Certainly, I do not know what I am talking about.  I am just speculating that it may be beneficial to reevaluate our approaches for treating contagious diseases especially those associated with epidemics.   We have technologies we never had before with automation, communications technologies, and with miniaturization and mass production of highly reliable consumer appliances.    We could plan for future epidemics around a near total at-home treatment path instead of following the historic practice of collecting patients into hospitals.

Hospitals are very good at handing the conditions they handle normally outside of epidemics.   For epidemics, hospitals are at a natural disadvantage due to the limited capacity and with the challenges of managing those resources through the uncertainties that come up.

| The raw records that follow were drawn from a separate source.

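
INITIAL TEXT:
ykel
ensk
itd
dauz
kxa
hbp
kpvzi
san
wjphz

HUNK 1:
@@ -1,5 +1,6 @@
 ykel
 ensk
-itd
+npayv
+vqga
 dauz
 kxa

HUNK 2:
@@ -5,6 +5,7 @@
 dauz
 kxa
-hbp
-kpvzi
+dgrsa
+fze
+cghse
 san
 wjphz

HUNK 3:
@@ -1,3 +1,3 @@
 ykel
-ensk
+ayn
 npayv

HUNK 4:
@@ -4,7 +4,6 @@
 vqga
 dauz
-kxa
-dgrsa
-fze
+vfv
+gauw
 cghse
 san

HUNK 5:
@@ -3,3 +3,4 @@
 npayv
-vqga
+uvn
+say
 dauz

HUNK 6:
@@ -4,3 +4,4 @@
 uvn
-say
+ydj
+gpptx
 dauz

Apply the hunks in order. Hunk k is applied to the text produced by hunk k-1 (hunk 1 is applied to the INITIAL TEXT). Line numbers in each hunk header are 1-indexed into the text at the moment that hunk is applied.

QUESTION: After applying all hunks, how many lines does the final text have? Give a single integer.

Hunk 1: at line 1 remove [itd] add [npayv,vqga] -> 10 lines: ykel ensk npayv vqga dauz kxa hbp kpvzi san wjphz
Hunk 2: at line 5 remove [hbp,kpvzi] add [dgrsa,fze,cghse] -> 11 lines: ykel ensk npayv vqga dauz kxa dgrsa fze cghse san wjphz
Hunk 3: at line 1 remove [ensk] add [ayn] -> 11 lines: ykel ayn npayv vqga dauz kxa dgrsa fze cghse san wjphz
Hunk 4: at line 4 remove [kxa,dgrsa,fze] add [vfv,gauw] -> 10 lines: ykel ayn npayv vqga dauz vfv gauw cghse san wjphz
Hunk 5: at line 3 remove [vqga] add [uvn,say] -> 11 lines: ykel ayn npayv uvn say dauz vfv gauw cghse san wjphz
Hunk 6: at line 4 remove [say] add [ydj,gpptx] -> 12 lines: ykel ayn npayv uvn ydj gpptx dauz vfv gauw cghse san wjphz
Final line count: 12

Answer: 12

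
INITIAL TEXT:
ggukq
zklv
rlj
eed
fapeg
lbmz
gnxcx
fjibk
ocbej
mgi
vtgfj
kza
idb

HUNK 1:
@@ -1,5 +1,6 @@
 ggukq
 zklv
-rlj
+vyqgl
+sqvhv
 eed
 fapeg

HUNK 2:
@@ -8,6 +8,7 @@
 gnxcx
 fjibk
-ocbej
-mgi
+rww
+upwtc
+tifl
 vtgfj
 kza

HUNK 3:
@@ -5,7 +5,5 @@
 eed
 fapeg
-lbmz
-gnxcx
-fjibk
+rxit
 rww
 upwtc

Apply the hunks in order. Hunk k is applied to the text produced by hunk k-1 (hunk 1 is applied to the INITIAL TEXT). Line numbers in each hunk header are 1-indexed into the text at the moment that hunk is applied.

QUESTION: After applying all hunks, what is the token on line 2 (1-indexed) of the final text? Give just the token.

Answer: zklv

Derivation:
Hunk 1: at line 1 remove [rlj] add [vyqgl,sqvhv] -> 14 lines: ggukq zklv vyqgl sqvhv eed fapeg lbmz gnxcx fjibk ocbej mgi vtgfj kza idb
Hunk 2: at line 8 remove [ocbej,mgi] add [rww,upwtc,tifl] -> 15 lines: ggukq zklv vyqgl sqvhv eed fapeg lbmz gnxcx fjibk rww upwtc tifl vtgfj kza idb
Hunk 3: at line 5 remove [lbmz,gnxcx,fjibk] add [rxit] -> 13 lines: ggukq zklv vyqgl sqvhv eed fapeg rxit rww upwtc tifl vtgfj kza idb
Final line 2: zklv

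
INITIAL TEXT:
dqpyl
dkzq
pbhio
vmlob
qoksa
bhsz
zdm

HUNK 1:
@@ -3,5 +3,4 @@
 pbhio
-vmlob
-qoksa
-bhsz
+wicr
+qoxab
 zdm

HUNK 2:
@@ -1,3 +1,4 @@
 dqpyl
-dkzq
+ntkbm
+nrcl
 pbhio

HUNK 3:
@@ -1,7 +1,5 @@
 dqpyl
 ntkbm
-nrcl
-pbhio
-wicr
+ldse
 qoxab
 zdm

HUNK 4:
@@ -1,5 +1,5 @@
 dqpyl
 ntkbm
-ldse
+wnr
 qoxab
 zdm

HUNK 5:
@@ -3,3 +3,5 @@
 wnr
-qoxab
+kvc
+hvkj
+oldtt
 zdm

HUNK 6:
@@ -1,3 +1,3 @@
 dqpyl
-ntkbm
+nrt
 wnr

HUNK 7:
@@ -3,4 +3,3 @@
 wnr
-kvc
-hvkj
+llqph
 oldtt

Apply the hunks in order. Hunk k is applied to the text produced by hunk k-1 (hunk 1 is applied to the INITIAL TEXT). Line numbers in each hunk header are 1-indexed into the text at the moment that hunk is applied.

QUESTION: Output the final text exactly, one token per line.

Hunk 1: at line 3 remove [vmlob,qoksa,bhsz] add [wicr,qoxab] -> 6 lines: dqpyl dkzq pbhio wicr qoxab zdm
Hunk 2: at line 1 remove [dkzq] add [ntkbm,nrcl] -> 7 lines: dqpyl ntkbm nrcl pbhio wicr qoxab zdm
Hunk 3: at line 1 remove [nrcl,pbhio,wicr] add [ldse] -> 5 lines: dqpyl ntkbm ldse qoxab zdm
Hunk 4: at line 1 remove [ldse] add [wnr] -> 5 lines: dqpyl ntkbm wnr qoxab zdm
Hunk 5: at line 3 remove [qoxab] add [kvc,hvkj,oldtt] -> 7 lines: dqpyl ntkbm wnr kvc hvkj oldtt zdm
Hunk 6: at line 1 remove [ntkbm] add [nrt] -> 7 lines: dqpyl nrt wnr kvc hvkj oldtt zdm
Hunk 7: at line 3 remove [kvc,hvkj] add [llqph] -> 6 lines: dqpyl nrt wnr llqph oldtt zdm

Answer: dqpyl
nrt
wnr
llqph
oldtt
zdm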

For extreme epidemics, the hospital system is guaranteed to fail.  It cannot possibly scale to handle a large portion of the population especially over extended periods of time where hospitals will face attrition from loss of staff as well as equipment.

There could be a home health care strategy with standby production capability for consumer appliances to extend the amount of care that can be administered at home.   In such an approach, there will be deaths that might have been saved if they were hospitalized.    From the hints we are getting from the COVID19 example, there are deaths that resulted from going into the hospital but might have been avoided if the patient just stayed at home.   From a statistical perspective the two cancel each each out to some extent, especially if we can advantage the home health care with more technology that consumers can own and operate (with remote assistance from professionals).